Monteiro sugere que as funções de Francisco Rufino
inclíam masturbar o rei com certa regularidade.
Um frade, identificado apenas como padre Miguel,
teria assistido sem querer, a cenas de intimidade
entre o rei e seu vassalo na Fazenda Santa Cruz,
onde ficava o palácio de verão da corte no Rio.
Depois desse episódio, o padre foi transferido
para Angola, mas, antes de partir, deixou registrado,
por escrito, seu testemunho do que havia visto.
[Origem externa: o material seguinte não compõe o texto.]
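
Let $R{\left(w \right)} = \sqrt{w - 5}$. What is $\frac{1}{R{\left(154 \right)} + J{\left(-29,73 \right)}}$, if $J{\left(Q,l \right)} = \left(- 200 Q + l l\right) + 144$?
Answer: $\frac{11273}{127080380} - \frac{\sqrt{149}}{127080380} \approx 8.8612 \cdot 10^{-5}$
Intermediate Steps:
$J{\left(Q,l \right)} = 144 + l^{2} - 200 Q$ ($J{\left(Q,l \right)} = \left(- 200 Q + l^{2}\right) + 144 = \left(l^{2} - 200 Q\right) + 144 = 144 + l^{2} - 200 Q$)
$R{\left(w \right)} = \sqrt{-5 + w}$
$\frac{1}{R{\left(154 \right)} + J{\left(-29,73 \right)}} = \frac{1}{\sqrt{-5 + 154} + \left(144 + 73^{2} - -5800\right)} = \frac{1}{\sqrt{149} + \left(144 + 5329 + 5800\right)} = \frac{1}{\sqrt{149} + 11273} = \frac{1}{11273 + \sqrt{149}}$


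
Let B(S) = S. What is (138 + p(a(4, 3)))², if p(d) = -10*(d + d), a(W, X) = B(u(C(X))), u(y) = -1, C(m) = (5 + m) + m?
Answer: 24964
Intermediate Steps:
C(m) = 5 + 2*m
a(W, X) = -1
p(d) = -20*d
(138 + p(a(4, 3)))² = (138 - 20*(-1))² = (138 + 20)² = 158² = 24964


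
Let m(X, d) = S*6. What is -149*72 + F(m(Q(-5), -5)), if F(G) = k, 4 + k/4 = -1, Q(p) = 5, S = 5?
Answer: -10748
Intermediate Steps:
m(X, d) = 30 (m(X, d) = 5*6 = 30)
k = -20 (k = -16 + 4*(-1) = -16 - 4 = -20)
F(G) = -20
-149*72 + F(m(Q(-5), -5)) = -149*72 - 20 = -10728 - 20 = -10748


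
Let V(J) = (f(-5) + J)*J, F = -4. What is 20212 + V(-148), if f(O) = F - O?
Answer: 41968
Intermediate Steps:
f(O) = -4 - O
V(J) = J*(1 + J) (V(J) = ((-4 - 1*(-5)) + J)*J = ((-4 + 5) + J)*J = (1 + J)*J = J*(1 + J))
20212 + V(-148) = 20212 - 148*(1 - 148) = 20212 - 148*(-147) = 20212 + 21756 = 41968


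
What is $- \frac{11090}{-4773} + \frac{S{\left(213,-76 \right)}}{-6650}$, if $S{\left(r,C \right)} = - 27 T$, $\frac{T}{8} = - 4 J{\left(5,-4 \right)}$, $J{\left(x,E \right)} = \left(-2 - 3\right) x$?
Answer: $\frac{3536906}{634809} \approx 5.5716$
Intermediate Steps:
$J{\left(x,E \right)} = - 5 x$
$T = 800$ ($T = 8 \left(- 4 \left(\left(-5\right) 5\right)\right) = 8 \left(\left(-4\right) \left(-25\right)\right) = 8 \cdot 100 = 800$)
$S{\left(r,C \right)} = -21600$ ($S{\left(r,C \right)} = \left(-27\right) 800 = -21600$)
$- \frac{11090}{-4773} + \frac{S{\left(213,-76 \right)}}{-6650} = - \frac{11090}{-4773} - \frac{21600}{-6650} = \left(-11090\right) \left(- \frac{1}{4773}\right) - - \frac{432}{133} = \frac{11090}{4773} + \frac{432}{133} = \frac{3536906}{634809}$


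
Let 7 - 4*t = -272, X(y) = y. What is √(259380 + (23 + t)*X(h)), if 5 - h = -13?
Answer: 3*√116022/2 ≈ 510.93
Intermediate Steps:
h = 18 (h = 5 - 1*(-13) = 5 + 13 = 18)
t = 279/4 (t = 7/4 - ¼*(-272) = 7/4 + 68 = 279/4 ≈ 69.750)
√(259380 + (23 + t)*X(h)) = √(259380 + (23 + 279/4)*18) = √(259380 + (371/4)*18) = √(259380 + 3339/2) = √(522099/2) = 3*√116022/2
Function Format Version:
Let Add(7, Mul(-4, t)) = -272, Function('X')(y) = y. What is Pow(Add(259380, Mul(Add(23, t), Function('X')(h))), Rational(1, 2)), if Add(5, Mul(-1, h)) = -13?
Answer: Mul(Rational(3, 2), Pow(116022, Rational(1, 2))) ≈ 510.93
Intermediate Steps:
h = 18 (h = Add(5, Mul(-1, -13)) = Add(5, 13) = 18)
t = Rational(279, 4) (t = Add(Rational(7, 4), Mul(Rational(-1, 4), -272)) = Add(Rational(7, 4), 68) = Rational(279, 4) ≈ 69.750)
Pow(Add(259380, Mul(Add(23, t), Function('X')(h))), Rational(1, 2)) = Pow(Add(259380, Mul(Add(23, Rational(279, 4)), 18)), Rational(1, 2)) = Pow(Add(259380, Mul(Rational(371, 4), 18)), Rational(1, 2)) = Pow(Add(259380, Rational(3339, 2)), Rational(1, 2)) = Pow(Rational(522099, 2), Rational(1, 2)) = Mul(Rational(3, 2), Pow(116022, Rational(1, 2)))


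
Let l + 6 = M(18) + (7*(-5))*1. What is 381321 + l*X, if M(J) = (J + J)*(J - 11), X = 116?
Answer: 405797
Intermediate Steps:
M(J) = 2*J*(-11 + J) (M(J) = (2*J)*(-11 + J) = 2*J*(-11 + J))
l = 211 (l = -6 + (2*18*(-11 + 18) + (7*(-5))*1) = -6 + (2*18*7 - 35*1) = -6 + (252 - 35) = -6 + 217 = 211)
381321 + l*X = 381321 + 211*116 = 381321 + 24476 = 405797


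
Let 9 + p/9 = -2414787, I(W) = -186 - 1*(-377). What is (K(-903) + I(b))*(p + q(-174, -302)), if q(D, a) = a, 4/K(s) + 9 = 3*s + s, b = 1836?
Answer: -15031017219862/3621 ≈ -4.1511e+9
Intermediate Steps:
I(W) = 191 (I(W) = -186 + 377 = 191)
K(s) = 4/(-9 + 4*s) (K(s) = 4/(-9 + (3*s + s)) = 4/(-9 + 4*s))
p = -21733164 (p = -81 + 9*(-2414787) = -81 - 21733083 = -21733164)
(K(-903) + I(b))*(p + q(-174, -302)) = (4/(-9 + 4*(-903)) + 191)*(-21733164 - 302) = (4/(-9 - 3612) + 191)*(-21733466) = (4/(-3621) + 191)*(-21733466) = (4*(-1/3621) + 191)*(-21733466) = (-4/3621 + 191)*(-21733466) = (691607/3621)*(-21733466) = -15031017219862/3621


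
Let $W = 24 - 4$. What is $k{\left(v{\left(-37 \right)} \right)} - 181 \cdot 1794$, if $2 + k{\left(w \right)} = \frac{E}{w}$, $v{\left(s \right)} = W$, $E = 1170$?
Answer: $- \frac{649315}{2} \approx -3.2466 \cdot 10^{5}$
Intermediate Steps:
$W = 20$
$v{\left(s \right)} = 20$
$k{\left(w \right)} = -2 + \frac{1170}{w}$
$k{\left(v{\left(-37 \right)} \right)} - 181 \cdot 1794 = \left(-2 + \frac{1170}{20}\right) - 181 \cdot 1794 = \left(-2 + 1170 \cdot \frac{1}{20}\right) - 324714 = \left(-2 + \frac{117}{2}\right) - 324714 = \frac{113}{2} - 324714 = - \frac{649315}{2}$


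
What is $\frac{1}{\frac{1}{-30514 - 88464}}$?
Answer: $-118978$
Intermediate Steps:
$\frac{1}{\frac{1}{-30514 - 88464}} = \frac{1}{\frac{1}{-118978}} = \frac{1}{- \frac{1}{118978}} = -118978$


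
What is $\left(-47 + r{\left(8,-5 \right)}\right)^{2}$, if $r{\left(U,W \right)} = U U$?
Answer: $289$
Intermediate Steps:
$r{\left(U,W \right)} = U^{2}$
$\left(-47 + r{\left(8,-5 \right)}\right)^{2} = \left(-47 + 8^{2}\right)^{2} = \left(-47 + 64\right)^{2} = 17^{2} = 289$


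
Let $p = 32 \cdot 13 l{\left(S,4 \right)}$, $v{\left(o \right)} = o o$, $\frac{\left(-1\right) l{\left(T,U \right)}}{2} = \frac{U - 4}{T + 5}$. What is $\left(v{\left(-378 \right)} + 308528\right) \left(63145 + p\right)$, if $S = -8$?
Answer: $28504410740$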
É possível que tudo isso seja resultado das intrigas
palacianas, mas, graças a seus serviços,
Francisco Rufino foi recompensado e promovido várias
vezes por D. João.
Ao final de 13 anos da corte portuguesa no Brasil,
seus titulos incluiam os de Visconde de Vila Nova da Rainha,
conselheiro, guarda-roupas, tesoureiro párticular do rei,
secretário dos Negócios da Casa e Estado do Infantado,
secretário deputado da Mesa de Conciência e Ordens
do Brasil e governador da Fortaleza de Santa Cruz.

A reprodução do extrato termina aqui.